Beginning of the Cursory Cook
The dishes I made each week slowly got better, but as with any dish, the art and beauty was fleeting. I wanted to do more with the things I cooked, to give these labors more of a sense of permanence. So then came the cooking blog and a foray into food photography. The food blog field was already crowded when I launched this site in 2015, but it only became more popular from there. I worked 40+ hours per week at my job AND tried to keep up with a grueling posting pace, leading me to wonder if a food blog was really my passion. I am nothing if not insecure about my abilities, and showcasing those abilities or mistakes for all the world to see is quite stressful.

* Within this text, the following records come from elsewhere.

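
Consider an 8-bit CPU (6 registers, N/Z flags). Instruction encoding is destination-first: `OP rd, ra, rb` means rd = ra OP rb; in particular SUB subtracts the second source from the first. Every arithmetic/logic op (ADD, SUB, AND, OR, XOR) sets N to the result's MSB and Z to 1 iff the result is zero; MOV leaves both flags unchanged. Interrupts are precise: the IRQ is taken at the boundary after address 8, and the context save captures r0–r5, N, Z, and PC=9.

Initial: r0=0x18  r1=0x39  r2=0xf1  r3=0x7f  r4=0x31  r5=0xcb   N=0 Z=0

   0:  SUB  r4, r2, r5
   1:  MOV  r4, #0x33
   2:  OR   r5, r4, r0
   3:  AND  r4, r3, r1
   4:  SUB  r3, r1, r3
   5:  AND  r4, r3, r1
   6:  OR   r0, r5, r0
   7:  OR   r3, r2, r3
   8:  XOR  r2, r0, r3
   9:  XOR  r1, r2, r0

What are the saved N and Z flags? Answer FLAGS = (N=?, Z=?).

after  0: r0=0x18 r1=0x39 r2=0xf1 r3=0x7f r4=0x26 r5=0xcb  N=0 Z=0
after  1: r0=0x18 r1=0x39 r2=0xf1 r3=0x7f r4=0x33 r5=0xcb  N=0 Z=0
after  2: r0=0x18 r1=0x39 r2=0xf1 r3=0x7f r4=0x33 r5=0x3b  N=0 Z=0
after  3: r0=0x18 r1=0x39 r2=0xf1 r3=0x7f r4=0x39 r5=0x3b  N=0 Z=0
after  4: r0=0x18 r1=0x39 r2=0xf1 r3=0xba r4=0x39 r5=0x3b  N=1 Z=0
after  5: r0=0x18 r1=0x39 r2=0xf1 r3=0xba r4=0x38 r5=0x3b  N=0 Z=0
after  6: r0=0x3b r1=0x39 r2=0xf1 r3=0xba r4=0x38 r5=0x3b  N=0 Z=0
after  7: r0=0x3b r1=0x39 r2=0xf1 r3=0xfb r4=0x38 r5=0x3b  N=1 Z=0
after  8: r0=0x3b r1=0x39 r2=0xc0 r3=0xfb r4=0x38 r5=0x3b  N=1 Z=0
-- IRQ taken; context saved, return-PC = 9 --

FLAGS = (N=1, Z=0)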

But I wished to inspire people in the same way I was inspired by beautiful images and stories about food. I kept up a bi-monthly recipe sharing newsletter (timed with new and full moons, of course) for a year or so, all the while engaging in fairly extensive “research”: I make at least three homecooked meals per week, almost all of them new-to-me recipes. I log those experiences and catalog the ones I love in order to share them later. While people think my partner is lucky for reaping the benefits of my passion, he knows I don’t usually cook the same thing twice unless it’s something spectacular (see: Arroz Caldo).
Anyway, with the photography, research, and writing involved, I often felt pressure to create for the food blog when my cup was quite empty. So, I stopped.
And Here We Are
The pandemic, man. It obviously turned the whole world on its head. Remote work, quarantine. It could have been a super productive time to have a food blog! To bake my face off! To train for a marathon!
None of that happened, though, and instead I floundered about experiencing burnout and dissatisfaction with the configuration of my life. I was no longer feeling inspired by my professional career but did not know what to do with myself otherwise. I took stretches of time off to feel better, got on antidepressants, and made some AMAZING friends online who helped me get in touch with what I really wanted and needed. Their intuitive guidance and unwavering support helped me—as did a therapist, life coach, and a (third!) reading of The Artist’s Way by Julia Cameron—to finally make a huge decision.
So this is how I decided the time was right to go to culinary school. I chose to specialize in sustainable food systems because there are some important choices we need to make as a society, and I want to understand and be a part of the future food and agriculture. In my heart, though, I am always thinking of how to make food culture more welcoming.* I struggled to learn how to nourish myself but I don’t want others to live that way. That’s the long and short of it, thanks for bearing with me! And I promise, some more recipes and proper food content are coming soon 🙂
*One way, I think, is to retire the word “foodie” from our lexicon. It’s an unhelpful term that encompasses liking to eat, liking to cook, and/or liking to look at pictures of food, to read about food, ostensibly to learn about food. It’s no longer descriptive, rather mostly confusing. Also, it sounds dumb. I’d rather be a cookie.
July 17, 2023 at 3:13 pm
This entry led my thoughts into so many different directions – what a wonderful thing!